In the not-too-distant past, receiving a PhD and embarking on a career that wasn’t traditionally academic was much rarer than it is today. There were fewer people graduating with PhDs than there are today, and there were almost as many academic jobs available as there were new PhDs, so remaining in academia was much more common. Now there are fewer available academic faculty jobs relative to graduates, and an exploding number of ways to apply PhD skills outside the academy.

Schillebeeckx-et-al-2013.jpg
Figure from The missing piece to changing the university culture, (2013). Maximiliaan Schillebeeckx, Brett Maricque & Cory Lewis. Nature Biotechnology 31, 938–941 doi:10.1038/nbt.2706

If we want to have meaningful discussions about PhD holders’ careers, we need to go beyond an academic/non-academic dichotomy.

Luckily, many people and groups are already raising awareness of the vast space of possibilities for PhD holders. For example, I’ve enjoyed following #withaphd discussions on Twitter, since they’re often initiated by PhD holders with jobs that help me realize there’s no end to the creative, impactful, and innovative work PhDs can do throughout their careers. I also participated in a Questioning Career Transition Group (though I do think the word “transitioning” reinforces the distinction I don’t love) at my university.

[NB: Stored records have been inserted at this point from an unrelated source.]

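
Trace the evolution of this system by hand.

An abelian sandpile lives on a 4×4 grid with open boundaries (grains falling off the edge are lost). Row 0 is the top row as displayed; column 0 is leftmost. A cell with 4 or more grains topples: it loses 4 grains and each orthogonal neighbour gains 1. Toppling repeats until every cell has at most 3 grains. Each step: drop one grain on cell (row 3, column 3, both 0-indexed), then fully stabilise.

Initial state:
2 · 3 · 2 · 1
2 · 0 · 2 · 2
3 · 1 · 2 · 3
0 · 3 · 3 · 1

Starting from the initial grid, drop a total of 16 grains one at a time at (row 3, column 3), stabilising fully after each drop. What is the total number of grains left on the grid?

0) 2 · 3 · 2 · 1
2 · 0 · 2 · 2
3 · 1 · 2 · 3
0 · 3 · 3 · 1
1) 2 · 3 · 2 · 1
2 · 0 · 2 · 2
3 · 1 · 2 · 3
0 · 3 · 3 · 2
2) 2 · 3 · 2 · 1
2 · 0 · 2 · 2
3 · 1 · 2 · 3
0 · 3 · 3 · 3
3) 2 · 3 · 2 · 1
2 · 0 · 3 · 3
3 · 3 · 0 · 1
1 · 0 · 2 · 2
4) 2 · 3 · 2 · 1
2 · 0 · 3 · 3
3 · 3 · 0 · 1
1 · 0 · 2 · 3
5) 2 · 3 · 2 · 1
2 · 0 · 3 · 3
3 · 3 · 0 · 2
1 · 0 · 3 · 0
6) 2 · 3 · 2 · 1
2 · 0 · 3 · 3
3 · 3 · 0 · 2
1 · 0 · 3 · 1
7) 2 · 3 · 2 · 1
2 · 0 · 3 · 3
3 · 3 · 0 · 2
1 · 0 · 3 · 2
8) 2 · 3 · 2 · 1
2 · 0 · 3 · 3
3 · 3 · 0 · 2
1 · 0 · 3 · 3
9) 2 · 3 · 2 · 1
2 · 0 · 3 · 3
3 · 3 · 1 · 3
1 · 1 · 0 · 1
10) 2 · 3 · 2 · 1
2 · 0 · 3 · 3
3 · 3 · 1 · 3
1 · 1 · 0 · 2
11) 2 · 3 · 2 · 1
2 · 0 · 3 · 3
3 · 3 · 1 · 3
1 · 1 · 0 · 3
12) 2 · 3 · 3 · 2
2 · 1 · 0 · 1
3 · 3 · 3 · 1
1 · 1 · 1 · 1
13) 2 · 3 · 3 · 2
2 · 1 · 0 · 1
3 · 3 · 3 · 1
1 · 1 · 1 · 2
14) 2 · 3 · 3 · 2
2 · 1 · 0 · 1
3 · 3 · 3 · 1
1 · 1 · 1 · 3
15) 2 · 3 · 3 · 2
2 · 1 · 0 · 1
3 · 3 · 3 · 2
1 · 1 · 2 · 0
16) 2 · 3 · 3 · 2
2 · 1 · 0 · 1
3 · 3 · 3 · 2
1 · 1 · 2 · 1

30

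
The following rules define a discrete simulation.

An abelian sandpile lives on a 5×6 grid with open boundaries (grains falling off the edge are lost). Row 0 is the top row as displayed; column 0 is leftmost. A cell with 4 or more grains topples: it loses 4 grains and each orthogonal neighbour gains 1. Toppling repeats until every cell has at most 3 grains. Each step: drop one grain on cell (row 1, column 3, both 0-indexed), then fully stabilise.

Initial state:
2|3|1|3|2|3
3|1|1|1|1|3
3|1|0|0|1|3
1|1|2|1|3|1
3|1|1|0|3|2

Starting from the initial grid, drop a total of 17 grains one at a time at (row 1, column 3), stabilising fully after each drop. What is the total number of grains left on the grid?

gen 0: 2|3|1|3|2|3
3|1|1|1|1|3
3|1|0|0|1|3
1|1|2|1|3|1
3|1|1|0|3|2
gen 1: 2|3|1|3|2|3
3|1|1|2|1|3
3|1|0|0|1|3
1|1|2|1|3|1
3|1|1|0|3|2
gen 2: 2|3|1|3|2|3
3|1|1|3|1|3
3|1|0|0|1|3
1|1|2|1|3|1
3|1|1|0|3|2
gen 3: 2|3|2|0|3|3
3|1|2|1|2|3
3|1|0|1|1|3
1|1|2|1|3|1
3|1|1|0|3|2
gen 4: 2|3|2|0|3|3
3|1|2|2|2|3
3|1|0|1|1|3
1|1|2|1|3|1
3|1|1|0|3|2
gen 5: 2|3|2|0|3|3
3|1|2|3|2|3
3|1|0|1|1|3
1|1|2|1|3|1
3|1|1|0|3|2
gen 6: 2|3|2|1|3|3
3|1|3|0|3|3
3|1|0|2|1|3
1|1|2|1|3|1
3|1|1|0|3|2
gen 7: 2|3|2|1|3|3
3|1|3|1|3|3
3|1|0|2|1|3
1|1|2|1|3|1
3|1|1|0|3|2
gen 8: 2|3|2|1|3|3
3|1|3|2|3|3
3|1|0|2|1|3
1|1|2|1|3|1
3|1|1|0|3|2
gen 9: 2|3|2|1|3|3
3|1|3|3|3|3
3|1|0|2|1|3
1|1|2|1|3|1
3|1|1|0|3|2
gen 10: 2|3|3|3|1|1
3|2|0|2|2|2
3|1|1|3|3|0
1|1|2|1|3|2
3|1|1|0|3|2
gen 11: 2|3|3|3|1|1
3|2|0|3|2|2
3|1|1|3|3|0
1|1|2|1|3|2
3|1|1|0|3|2
gen 12: 3|0|1|1|3|1
3|3|2|3|0|3
3|1|2|1|2|1
1|1|2|3|1|3
3|1|1|1|0|3
gen 13: 3|0|1|2|3|1
3|3|3|0|1|3
3|1|2|2|2|1
1|1|2|3|1|3
3|1|1|1|0|3
gen 14: 3|0|1|2|3|1
3|3|3|1|1|3
3|1|2|2|2|1
1|1|2|3|1|3
3|1|1|1|0|3
gen 15: 3|0|1|2|3|1
3|3|3|2|1|3
3|1|2|2|2|1
1|1|2|3|1|3
3|1|1|1|0|3
gen 16: 3|0|1|2|3|1
3|3|3|3|1|3
3|1|2|2|2|1
1|1|2|3|1|3
3|1|1|1|0|3
gen 17: 0|2|2|3|3|1
2|1|1|1|2|3
0|3|3|3|2|1
2|1|2|3|1|3
3|1|1|1|0|3

54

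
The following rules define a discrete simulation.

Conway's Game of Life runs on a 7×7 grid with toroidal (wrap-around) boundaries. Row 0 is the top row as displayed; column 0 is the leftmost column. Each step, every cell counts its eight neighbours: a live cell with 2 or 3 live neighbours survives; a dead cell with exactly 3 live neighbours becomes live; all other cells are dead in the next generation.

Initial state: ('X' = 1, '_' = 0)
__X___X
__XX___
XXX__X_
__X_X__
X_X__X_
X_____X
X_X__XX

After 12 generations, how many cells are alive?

[0] __X___X
__XX___
XXX__X_
__X_X__
X_X__X_
X_____X
X_X__XX
[1] X_X__XX
X__X__X
____X__
X_X_XX_
X__X_X_
_______
_____X_
[2] XX__XX_
XX_XX__
XX__X__
_X___X_
_X_X_X_
____X_X
_____X_
[3] XXXX_X_
___X___
___XXXX
_X___XX
X_X__XX
____X_X
X______
[4] XXXXX_X
XX_____
X_XX__X
_XXX___
_X__X__
_X_____
X_XXXX_
[5] _______
____XX_
___X__X
____X__
XX_X___
XX___X_
_____X_
[6] ____XX_
____XX_
___X___
X_XXX__
XXX_X_X
XXX_X__
______X
[7] ____X_X
___X_X_
__X__X_
X___XXX
____X_X
__X____
XX_XX_X
[8] __X___X
___X_XX
___X___
X__XX__
X__XX_X
_XX_X_X
XXXXX_X
[9] _______
__XXXXX
__XX_XX
X_X__XX
______X
_______
____X_X
[10] ______X
__X___X
_______
XXXXX__
X____XX
_____X_
_______
[11] _______
_______
X______
XXXXXX_
X_XX_X_
_____X_
_______
[12] _______
_______
X_XXX_X
X____X_
X____X_
____X_X
_______

11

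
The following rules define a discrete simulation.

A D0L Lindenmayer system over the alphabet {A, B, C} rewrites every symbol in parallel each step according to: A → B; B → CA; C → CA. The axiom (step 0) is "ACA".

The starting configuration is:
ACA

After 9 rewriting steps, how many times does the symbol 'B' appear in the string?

gen 0: ACA
gen 1: BCAB
gen 2: CACABCA
gen 3: CABCABCACAB
gen 4: CABCACABCACABCABCA
gen 5: CABCACABCABCACABCABCACABCACAB
gen 6: CABCACABCABCACABCACABCABCACABCACABCABCACABCABCA
gen 7: CABCACABCABCACABCACABCABCACABCABCACABCACABCABCACABCABCACABCACABCABCACABCACAB
gen 8: CABCACABCABCACABCACABCABCACABCABCACABCACABCABCACABCACABCAB…BCACABCACABCABCACABCACABCABCACABCABCACABCACABCABCACABCABCA  (len 123)
gen 9: CABCACABCABCACABCACABCABCACABCABCACABCACABCABCACABCACABCAB…BCACABCACABCABCACABCACABCABCACABCABCACABCACABCABCACABCACAB  (len 199)

47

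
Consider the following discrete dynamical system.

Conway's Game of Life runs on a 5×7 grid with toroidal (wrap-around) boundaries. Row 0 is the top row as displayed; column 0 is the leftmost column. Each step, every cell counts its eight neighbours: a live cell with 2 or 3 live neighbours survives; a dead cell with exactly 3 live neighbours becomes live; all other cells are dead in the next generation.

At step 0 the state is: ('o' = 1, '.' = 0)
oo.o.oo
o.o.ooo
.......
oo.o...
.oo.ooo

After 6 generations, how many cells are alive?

2

gen 0: oo.o.oo
o.o.ooo
.......
oo.o...
.oo.ooo
gen 1: .......
..ooo..
..oooo.
oo.oooo
.......
gen 2: ...o...
..o..o.
o......
oo....o
o...ooo
gen 3: ...o...
.......
o......
.o.....
.o..oo.
gen 4: ....o..
.......
.......
oo.....
..o.o..
gen 5: ...o...
.......
.......
.o.....
.o.o...
gen 6: ..o....
.......
.......
..o....
.......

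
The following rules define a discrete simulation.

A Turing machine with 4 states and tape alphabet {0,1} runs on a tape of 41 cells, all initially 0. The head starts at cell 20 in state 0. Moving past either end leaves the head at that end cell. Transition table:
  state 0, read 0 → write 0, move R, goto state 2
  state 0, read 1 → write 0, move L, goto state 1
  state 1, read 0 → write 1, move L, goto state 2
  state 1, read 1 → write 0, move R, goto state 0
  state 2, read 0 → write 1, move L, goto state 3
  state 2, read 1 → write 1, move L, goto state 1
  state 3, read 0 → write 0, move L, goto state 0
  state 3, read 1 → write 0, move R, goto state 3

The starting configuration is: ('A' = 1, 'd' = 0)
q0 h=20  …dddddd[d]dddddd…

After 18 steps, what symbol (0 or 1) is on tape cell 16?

1

0) q0 h=20  …dddddd[d]dddddd…
1) q2 h=21  …dddddd[d]dddddd…
2) q3 h=20  …dddddd[d]Addddd…
3) q0 h=19  …dddddd[d]dAdddd…
4) q2 h=20  …dddddd[d]Addddd…
5) q3 h=19  …dddddd[d]AAdddd…
6) q0 h=18  …dddddd[d]dAAddd…
7) q2 h=19  …dddddd[d]AAdddd…
8) q3 h=18  …dddddd[d]AAAddd…
9) q0 h=17  …dddddd[d]dAAAdd…
10) q2 h=18  …dddddd[d]AAAddd…
11) q3 h=17  …dddddd[d]AAAAdd…
12) q0 h=16  …dddddd[d]dAAAAd…
13) q2 h=17  …dddddd[d]AAAAdd…
14) q3 h=16  …dddddd[d]AAAAAd…
15) q0 h=15  …dddddd[d]dAAAAA…
16) q2 h=16  …dddddd[d]AAAAAd…
17) q3 h=15  …dddddd[d]AAAAAA…
18) q0 h=14  …dddddd[d]dAAAAA…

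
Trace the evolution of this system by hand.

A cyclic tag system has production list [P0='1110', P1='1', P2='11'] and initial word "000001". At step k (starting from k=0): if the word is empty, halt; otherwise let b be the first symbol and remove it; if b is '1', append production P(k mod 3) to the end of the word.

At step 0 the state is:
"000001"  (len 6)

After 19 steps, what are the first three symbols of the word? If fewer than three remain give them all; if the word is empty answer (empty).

gen 0: "000001"  (len 6)
gen 1: "00001"  (len 5)
gen 2: "0001"  (len 4)
gen 3: "001"  (len 3)
gen 4: "01"  (len 2)
gen 5: "1"  (len 1)
gen 6: "11"  (len 2)
gen 7: "11110"  (len 5)
gen 8: "11101"  (len 5)
gen 9: "110111"  (len 6)
gen 10: "101111110"  (len 9)
gen 11: "011111101"  (len 9)
gen 12: "11111101"  (len 8)
gen 13: "11111011110"  (len 11)
gen 14: "11110111101"  (len 11)
gen 15: "111011110111"  (len 12)
gen 16: "110111101111110"  (len 15)
gen 17: "101111011111101"  (len 15)
gen 18: "0111101111110111"  (len 16)
gen 19: "111101111110111"  (len 15)

111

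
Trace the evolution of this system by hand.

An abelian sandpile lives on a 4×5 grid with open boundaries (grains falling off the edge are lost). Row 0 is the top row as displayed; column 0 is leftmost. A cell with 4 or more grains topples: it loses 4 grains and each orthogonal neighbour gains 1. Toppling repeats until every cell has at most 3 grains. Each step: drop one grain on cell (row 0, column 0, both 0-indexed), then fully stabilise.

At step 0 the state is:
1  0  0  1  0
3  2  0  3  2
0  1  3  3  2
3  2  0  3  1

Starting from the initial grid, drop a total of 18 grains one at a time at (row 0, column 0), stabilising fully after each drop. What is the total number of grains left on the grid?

k=0  1  0  0  1  0
3  2  0  3  2
0  1  3  3  2
3  2  0  3  1
k=1  2  0  0  1  0
3  2  0  3  2
0  1  3  3  2
3  2  0  3  1
k=2  3  0  0  1  0
3  2  0  3  2
0  1  3  3  2
3  2  0  3  1
k=3  1  1  0  1  0
0  3  0  3  2
1  1  3  3  2
3  2  0  3  1
k=4  2  1  0  1  0
0  3  0  3  2
1  1  3  3  2
3  2  0  3  1
k=5  3  1  0  1  0
0  3  0  3  2
1  1  3  3  2
3  2  0  3  1
k=6  0  2  0  1  0
1  3  0  3  2
1  1  3  3  2
3  2  0  3  1
k=7  1  2  0  1  0
1  3  0  3  2
1  1  3  3  2
3  2  0  3  1
k=8  2  2  0  1  0
1  3  0  3  2
1  1  3  3  2
3  2  0  3  1
k=9  3  2  0  1  0
1  3  0  3  2
1  1  3  3  2
3  2  0  3  1
k=10  0  3  0  1  0
2  3  0  3  2
1  1  3  3  2
3  2  0  3  1
k=11  1  3  0  1  0
2  3  0  3  2
1  1  3  3  2
3  2  0  3  1
k=12  2  3  0  1  0
2  3  0  3  2
1  1  3  3  2
3  2  0  3  1
k=13  3  3  0  1  0
2  3  0  3  2
1  1  3  3  2
3  2  0  3  1
k=14  2  1  1  1  0
0  1  1  3  2
2  2  3  3  2
3  2  0  3  1
k=15  3  1  1  1  0
0  1  1  3  2
2  2  3  3  2
3  2  0  3  1
k=16  0  2  1  1  0
1  1  1  3  2
2  2  3  3  2
3  2  0  3  1
k=17  1  2  1  1  0
1  1  1  3  2
2  2  3  3  2
3  2  0  3  1
k=18  2  2  1  1  0
1  1  1  3  2
2  2  3  3  2
3  2  0  3  1

35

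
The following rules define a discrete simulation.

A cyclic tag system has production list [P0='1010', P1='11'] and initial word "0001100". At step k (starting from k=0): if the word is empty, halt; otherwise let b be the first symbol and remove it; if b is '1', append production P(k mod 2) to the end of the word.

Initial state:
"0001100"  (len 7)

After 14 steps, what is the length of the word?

11

step 0: "0001100"  (len 7)
step 1: "001100"  (len 6)
step 2: "01100"  (len 5)
step 3: "1100"  (len 4)
step 4: "10011"  (len 5)
step 5: "00111010"  (len 8)
step 6: "0111010"  (len 7)
step 7: "111010"  (len 6)
step 8: "1101011"  (len 7)
step 9: "1010111010"  (len 10)
step 10: "01011101011"  (len 11)
step 11: "1011101011"  (len 10)
step 12: "01110101111"  (len 11)
step 13: "1110101111"  (len 10)
step 14: "11010111111"  (len 11)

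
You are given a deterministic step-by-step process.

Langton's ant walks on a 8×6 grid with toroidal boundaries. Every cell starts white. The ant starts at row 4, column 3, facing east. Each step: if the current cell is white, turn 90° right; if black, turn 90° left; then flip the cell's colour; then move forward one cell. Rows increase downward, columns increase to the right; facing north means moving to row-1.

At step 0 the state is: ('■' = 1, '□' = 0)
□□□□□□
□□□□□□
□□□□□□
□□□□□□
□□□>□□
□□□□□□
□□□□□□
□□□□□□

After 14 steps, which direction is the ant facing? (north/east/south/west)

[0] □□□□□□
□□□□□□
□□□□□□
□□□□□□
□□□>□□
□□□□□□
□□□□□□
□□□□□□
[1] □□□□□□
□□□□□□
□□□□□□
□□□□□□
□□□■□□
□□□v□□
□□□□□□
□□□□□□
[2] □□□□□□
□□□□□□
□□□□□□
□□□□□□
□□□■□□
□□<■□□
□□□□□□
□□□□□□
[3] □□□□□□
□□□□□□
□□□□□□
□□□□□□
□□^■□□
□□■■□□
□□□□□□
□□□□□□
[4] □□□□□□
□□□□□□
□□□□□□
□□□□□□
□□■>□□
□□■■□□
□□□□□□
□□□□□□
[5] □□□□□□
□□□□□□
□□□□□□
□□□^□□
□□■□□□
□□■■□□
□□□□□□
□□□□□□
[6] □□□□□□
□□□□□□
□□□□□□
□□□■>□
□□■□□□
□□■■□□
□□□□□□
□□□□□□
[7] □□□□□□
□□□□□□
□□□□□□
□□□■■□
□□■□v□
□□■■□□
□□□□□□
□□□□□□
[8] □□□□□□
□□□□□□
□□□□□□
□□□■■□
□□■<■□
□□■■□□
□□□□□□
□□□□□□
[9] □□□□□□
□□□□□□
□□□□□□
□□□^■□
□□■■■□
□□■■□□
□□□□□□
□□□□□□
[10] □□□□□□
□□□□□□
□□□□□□
□□<□■□
□□■■■□
□□■■□□
□□□□□□
□□□□□□
[11] □□□□□□
□□□□□□
□□^□□□
□□■□■□
□□■■■□
□□■■□□
□□□□□□
□□□□□□
[12] □□□□□□
□□□□□□
□□■>□□
□□■□■□
□□■■■□
□□■■□□
□□□□□□
□□□□□□
[13] □□□□□□
□□□□□□
□□■■□□
□□■v■□
□□■■■□
□□■■□□
□□□□□□
□□□□□□
[14] □□□□□□
□□□□□□
□□■■□□
□□<■■□
□□■■■□
□□■■□□
□□□□□□
□□□□□□

west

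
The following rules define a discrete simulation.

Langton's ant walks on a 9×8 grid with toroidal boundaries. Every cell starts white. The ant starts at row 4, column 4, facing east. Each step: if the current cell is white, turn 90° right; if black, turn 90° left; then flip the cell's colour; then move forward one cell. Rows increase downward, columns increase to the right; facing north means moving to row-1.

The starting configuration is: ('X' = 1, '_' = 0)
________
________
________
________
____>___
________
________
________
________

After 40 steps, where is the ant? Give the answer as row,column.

t=0: ________
________
________
________
____>___
________
________
________
________
t=1: ________
________
________
________
____X___
____v___
________
________
________
t=2: ________
________
________
________
____X___
___<X___
________
________
________
t=3: ________
________
________
________
___^X___
___XX___
________
________
________
t=4: ________
________
________
________
___X>___
___XX___
________
________
________
t=5: ________
________
________
____^___
___X____
___XX___
________
________
________
t=6: ________
________
________
____X>__
___X____
___XX___
________
________
________
t=7: ________
________
________
____XX__
___X_v__
___XX___
________
________
________
t=8: ________
________
________
____XX__
___X<X__
___XX___
________
________
________
t=9: ________
________
________
____^X__
___XXX__
___XX___
________
________
________
t=10: ________
________
________
___<_X__
___XXX__
___XX___
________
________
________
t=11: ________
________
___^____
___X_X__
___XXX__
___XX___
________
________
________
t=12: ________
________
___X>___
___X_X__
___XXX__
___XX___
________
________
________
t=13: ________
________
___XX___
___XvX__
___XXX__
___XX___
________
________
________
t=14: ________
________
___XX___
___<XX__
___XXX__
___XX___
________
________
________
t=15: ________
________
___XX___
____XX__
___vXX__
___XX___
________
________
________
t=16: ________
________
___XX___
____XX__
____>X__
___XX___
________
________
________
t=17: ________
________
___XX___
____^X__
_____X__
___XX___
________
________
________
t=18: ________
________
___XX___
___<_X__
_____X__
___XX___
________
________
________
t=19: ________
________
___^X___
___X_X__
_____X__
___XX___
________
________
________
t=20: ________
________
__<_X___
___X_X__
_____X__
___XX___
________
________
________
t=21: ________
__^_____
__X_X___
___X_X__
_____X__
___XX___
________
________
________
t=22: ________
__X>____
__X_X___
___X_X__
_____X__
___XX___
________
________
________
t=23: ________
__XX____
__XvX___
___X_X__
_____X__
___XX___
________
________
________
t=24: ________
__XX____
__<XX___
___X_X__
_____X__
___XX___
________
________
________
t=25: ________
__XX____
___XX___
__vX_X__
_____X__
___XX___
________
________
________
t=26: ________
__XX____
___XX___
_<XX_X__
_____X__
___XX___
________
________
________
t=27: ________
__XX____
_^_XX___
_XXX_X__
_____X__
___XX___
________
________
________
t=28: ________
__XX____
_X>XX___
_XXX_X__
_____X__
___XX___
________
________
________
t=29: ________
__XX____
_XXXX___
_XvX_X__
_____X__
___XX___
________
________
________
t=30: ________
__XX____
_XXXX___
_X_>_X__
_____X__
___XX___
________
________
________
t=31: ________
__XX____
_XX^X___
_X___X__
_____X__
___XX___
________
________
________
t=32: ________
__XX____
_X<_X___
_X___X__
_____X__
___XX___
________
________
________
t=33: ________
__XX____
_X__X___
_Xv__X__
_____X__
___XX___
________
________
________
t=34: ________
__XX____
_X__X___
_<X__X__
_____X__
___XX___
________
________
________
t=35: ________
__XX____
_X__X___
__X__X__
_v___X__
___XX___
________
________
________
t=36: ________
__XX____
_X__X___
__X__X__
<X___X__
___XX___
________
________
________
t=37: ________
__XX____
_X__X___
^_X__X__
XX___X__
___XX___
________
________
________
t=38: ________
__XX____
_X__X___
X>X__X__
XX___X__
___XX___
________
________
________
t=39: ________
__XX____
_X__X___
XXX__X__
Xv___X__
___XX___
________
________
________
t=40: ________
__XX____
_X__X___
XXX__X__
X_>__X__
___XX___
________
________
________

4,2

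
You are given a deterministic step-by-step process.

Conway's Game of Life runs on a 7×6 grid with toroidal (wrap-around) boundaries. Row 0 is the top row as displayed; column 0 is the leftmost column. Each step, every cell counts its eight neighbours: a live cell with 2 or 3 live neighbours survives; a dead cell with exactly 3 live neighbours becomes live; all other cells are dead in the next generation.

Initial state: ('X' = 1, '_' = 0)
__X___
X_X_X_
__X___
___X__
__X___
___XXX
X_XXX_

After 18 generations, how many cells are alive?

18

k=0  __X___
X_X_X_
__X___
___X__
__X___
___XXX
X_XXX_
k=1  __X_X_
__X___
_XX___
__XX__
__X___
_X___X
_XX___
k=2  __X___
__X___
_X____
___X__
_XXX__
XX____
XXXX__
k=3  ______
_XX___
__X___
_X_X__
XX_X__
______
X__X__
k=4  _XX___
_XX___
___X__
XX_X__
XX____
XXX___
______
k=5  _XX___
_X_X__
X__X__
XX____
_____X
X_X___
X_____
k=6  XXX___
XX_X__
X_____
XX___X
_____X
XX___X
X_X___
k=7  ___X_X
_____X
__X___
_X___X
____X_
_X___X
__X___
k=8  ____X_
____X_
X_____
______
____XX
______
X_X_X_
k=9  ____X_
_____X
______
_____X
______
___XX_
___X_X
k=10  ____XX
______
______
______
____X_
___XX_
___X_X
k=11  ____XX
______
______
______
___XX_
___X_X
___X_X
k=12  ____XX
______
______
______
___XX_
__XX_X
X__X_X
k=13  X___XX
______
______
______
__XXX_
X_X__X
X_XX__
k=14  XX_XXX
_____X
______
___X__
_XXXXX
X____X
__XX__
k=15  XX_X_X
_____X
______
___X__
_XXX_X
X____X
__XX__
k=16  XX_X_X
____XX
______
___XX_
_XXX_X
X____X
__XX__
k=17  XX_X_X
____XX
___X_X
___XX_
_XXX_X
X____X
__XX__
k=18  XX_X_X
__XX__
___X_X
X____X
_XXX_X
X____X
__XX__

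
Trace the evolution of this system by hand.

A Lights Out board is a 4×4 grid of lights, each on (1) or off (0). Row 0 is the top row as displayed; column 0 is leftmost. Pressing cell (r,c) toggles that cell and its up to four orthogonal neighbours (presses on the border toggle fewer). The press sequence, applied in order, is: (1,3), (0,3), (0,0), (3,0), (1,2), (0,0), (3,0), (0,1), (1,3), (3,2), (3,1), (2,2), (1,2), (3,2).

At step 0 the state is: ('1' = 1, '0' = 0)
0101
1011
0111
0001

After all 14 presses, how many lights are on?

7

k=0  0101
1011
0111
0001
k=1  0100
1000
0110
0001
k=2  0111
1001
0110
0001
k=3  1011
0001
0110
0001
k=4  1011
0001
1110
1101
k=5  1001
0110
1100
1101
k=6  0101
1110
1100
1101
k=7  0101
1110
0100
0001
k=8  1011
1010
0100
0001
k=9  1010
1001
0101
0001
k=10  1010
1001
0111
0110
k=11  1010
1001
0011
1000
k=12  1010
1011
0100
1010
k=13  1000
1100
0110
1010
k=14  1000
1100
0100
1101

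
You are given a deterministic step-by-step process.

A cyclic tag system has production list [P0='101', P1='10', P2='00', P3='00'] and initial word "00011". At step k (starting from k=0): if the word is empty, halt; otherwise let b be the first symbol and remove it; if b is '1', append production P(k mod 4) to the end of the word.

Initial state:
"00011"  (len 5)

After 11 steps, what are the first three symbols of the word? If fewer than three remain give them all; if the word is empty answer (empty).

010

gen 0: "00011"  (len 5)
gen 1: "0011"  (len 4)
gen 2: "011"  (len 3)
gen 3: "11"  (len 2)
gen 4: "100"  (len 3)
gen 5: "00101"  (len 5)
gen 6: "0101"  (len 4)
gen 7: "101"  (len 3)
gen 8: "0100"  (len 4)
gen 9: "100"  (len 3)
gen 10: "0010"  (len 4)
gen 11: "010"  (len 3)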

In the group, we were guided through the process of introspecting on our values and goals for our careers, and to translate those into concrete career-related steps. I’ve also found the book So what are you going to do with that? to have great resources and anecdotes for PhD students thinking about post-defense possibilities.

These resources are helpful for raising awareness of the vast world that we often lump into the non-academic or alternative categories. I’m glad they exist. But I think we can and should go further to be more conscientious of our tendencies to juxtapose academic work and everything else, and the way this distinction might hinder career possibilities for grad students and PhDs.